Previous randomized trials of routine cerebral NIRS in preterm infants have shown that cerebral hypoxia can be reduced by responding to the signal, but in an underpowered follow up of a subgroup, there was no impact on long term outcomes. The same investigators, in an expanded collaborative of 70 NICUs studied the impact of routine monitoring of cerebral oxygenation on brain injury as shown on ultrasound up to 36 weeks PMA. Hansen ML, Pellicer A, Hyttel-Sorensen S, Ergenekon E, Szczapa T, Hagmann C, et al. Cerebral Oximetry Monitoring in Extremely Preterm Infants. New England Journal of Medicine. 2023;388(16):1501-11.

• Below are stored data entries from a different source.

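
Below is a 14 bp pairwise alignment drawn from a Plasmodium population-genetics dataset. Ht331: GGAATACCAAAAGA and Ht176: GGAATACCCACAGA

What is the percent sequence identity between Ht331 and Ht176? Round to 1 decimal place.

85.7%

Differing sites — 9:A/C; 11:A/C.
12 of the 14 sites match, so the percent identity is 12/14 × 100 = 85.7%.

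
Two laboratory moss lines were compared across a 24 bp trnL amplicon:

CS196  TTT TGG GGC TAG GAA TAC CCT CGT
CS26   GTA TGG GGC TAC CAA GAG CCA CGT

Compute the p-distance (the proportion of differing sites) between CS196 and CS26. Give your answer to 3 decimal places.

0.292

Mismatches occur at site 1 (T→G), site 3 (T→A), site 12 (G→C), site 13 (G→C), site 16 (T→G), site 18 (C→G), site 21 (T→A).
There are 7 differences over 24 sites, so p = 7/24 = 0.292.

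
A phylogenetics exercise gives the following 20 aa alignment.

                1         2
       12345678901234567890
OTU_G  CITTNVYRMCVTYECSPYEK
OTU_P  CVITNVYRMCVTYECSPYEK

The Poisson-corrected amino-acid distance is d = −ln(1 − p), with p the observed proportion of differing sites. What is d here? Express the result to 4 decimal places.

Mismatches occur at site 2 (I/V), site 3 (T/I).
p = 2/20 = 0.100000.
d = −ln(1 − 0.100000) = −ln(0.900000) = 0.1054.

0.1054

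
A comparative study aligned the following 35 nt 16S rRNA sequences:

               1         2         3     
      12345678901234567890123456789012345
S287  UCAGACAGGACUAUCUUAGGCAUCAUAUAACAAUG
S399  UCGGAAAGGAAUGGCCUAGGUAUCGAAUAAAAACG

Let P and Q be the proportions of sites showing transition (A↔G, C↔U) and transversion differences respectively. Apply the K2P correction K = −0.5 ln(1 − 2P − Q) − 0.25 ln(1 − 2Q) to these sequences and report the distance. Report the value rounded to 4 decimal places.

0.4166

Differing sites — 3:A/G (Ti); 6:C/A (Tv); 11:C/A (Tv); 13:A/G (Ti); 14:U/G (Tv); 16:U/C (Ti); 21:C/U (Ti); 25:A/G (Ti); 26:U/A (Tv); 31:C/A (Tv); 34:U/C (Ti).
Of the 11 differences, 6 transitions and 5 transversions over 35 sites: P = 6/35 = 0.171429, Q = 5/35 = 0.142857.
d = −0.5·ln(0.514285) − 0.25·ln(0.714286) = −0.5·(-0.664978) − 0.25·(-0.336472) = 0.4166.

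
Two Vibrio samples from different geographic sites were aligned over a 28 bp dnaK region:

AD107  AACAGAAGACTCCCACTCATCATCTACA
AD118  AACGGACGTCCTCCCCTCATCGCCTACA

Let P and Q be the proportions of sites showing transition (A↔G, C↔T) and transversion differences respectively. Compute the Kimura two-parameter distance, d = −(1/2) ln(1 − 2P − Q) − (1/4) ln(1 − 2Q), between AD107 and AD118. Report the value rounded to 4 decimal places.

Mismatches occur at site 4 (A/G, transition), site 7 (A/C, transversion), site 9 (A/T, transversion), site 11 (T/C, transition), site 12 (C/T, transition), site 15 (A/C, transversion), site 22 (A/G, transition), site 23 (T/C, transition).
Of the 8 differences, 5 transitions and 3 transversions over 28 sites: P = 5/28 = 0.178571, Q = 3/28 = 0.107143.
d = −0.5·ln(0.535715) − 0.25·ln(0.785714) = −0.5·(-0.624153) − 0.25·(-0.241162) = 0.3724.

0.3724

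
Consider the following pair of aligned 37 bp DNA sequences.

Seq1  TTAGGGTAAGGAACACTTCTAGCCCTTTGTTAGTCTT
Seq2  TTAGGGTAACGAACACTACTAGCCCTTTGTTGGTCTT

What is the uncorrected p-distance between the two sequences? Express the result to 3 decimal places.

0.081

Mismatches occur at site 10 (G→C), site 18 (T→A), site 32 (A→G).
There are 3 differences over 37 sites, so p = 3/37 = 0.081.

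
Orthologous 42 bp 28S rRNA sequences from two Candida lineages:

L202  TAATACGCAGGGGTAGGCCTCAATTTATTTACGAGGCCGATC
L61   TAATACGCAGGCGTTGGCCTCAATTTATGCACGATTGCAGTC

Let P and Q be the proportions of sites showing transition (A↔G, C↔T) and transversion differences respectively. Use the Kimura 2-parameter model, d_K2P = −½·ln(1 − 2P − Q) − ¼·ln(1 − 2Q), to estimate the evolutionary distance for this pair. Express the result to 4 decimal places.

Mismatches occur at site 12 (G/C, transversion), site 15 (A/T, transversion), site 29 (T/G, transversion), site 30 (T/C, transition), site 35 (G/T, transversion), site 36 (G/T, transversion), site 37 (C/G, transversion), site 39 (G/A, transition), site 40 (A/G, transition).
Of the 9 differences, 3 transitions and 6 transversions over 42 sites: P = 3/42 = 0.071429, Q = 6/42 = 0.142857.
d = −0.5·ln(0.714285) − 0.25·ln(0.714286) = −0.5·(-0.336473) − 0.25·(-0.336472) = 0.2524.

0.2524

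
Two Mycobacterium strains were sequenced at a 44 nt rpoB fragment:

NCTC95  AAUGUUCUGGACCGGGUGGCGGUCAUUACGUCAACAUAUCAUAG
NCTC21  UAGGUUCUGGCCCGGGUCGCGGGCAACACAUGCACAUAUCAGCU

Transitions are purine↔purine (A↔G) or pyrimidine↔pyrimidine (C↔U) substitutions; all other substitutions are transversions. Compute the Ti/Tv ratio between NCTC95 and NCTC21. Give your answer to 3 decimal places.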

The definition of the outcome was “one or more of: intraventricular hemorrhage of grade 3 or 4, cystic periventricular leukomalacia, post-hemorrhagic ventricular dilatation, cerebellar hemorrhage, and cerebral atrophy” which are all defined more precisely in the supplemental material. One quibble I have with the definitions is of grade 4 IVH, defined as “parenchymal haemorrhagic infarction visible in the periventricular white matter”, what we actually see is echodensity, and it is not possible to really ascribe a mechanism of injury to an ultrasound appearance. As an upcoming review article that I co-authored will point out, periventricular echodenisities are not all strongly associated with poor long term outcomes. The extent, location and whether uni- or bi-lateral are all important.

This study was large enough (n=1600) to show moderately large differences in the incidence of ultrasound abnormalities, 90% power to show a reduction from 34 to 26% among infants <28 weeks GA. Monitoring had to start within 6 hours of birth and continue for 72 hours, a treatment algorithm was followed to protocolise responses to low cerebral saturations.

The results in the 2 groups were, basically, identical.

My big question is whether this is a surprise, I think that low cerebral oxygen saturations are due to a large number of different processes, and that there is not a clear link between low cerebral oxygen saturation and severe IVH or PVL. Only 29% of the babies in the oximetry group had a change in management because of low saturations, so you would only expect the intervention to have any impact on that 1/3 of the babies. PVL may occur after an episode of shock, but the strongest correlation is with perinatal inflammatory disorders, like chorioamnionitis.

I also think it is a real possibility that less cerebral hypoxia could improve long term outcomes without necessarily changing brain ultrasound findings, and I really hope that after this great effort to perform a really important trial, there will be long term follow up of the survivors.

For now there is no clear evidence that routine cerebral NIRS, and responding to low cerebral oxygenation, improves short or long term clinical outcomes in the preterm.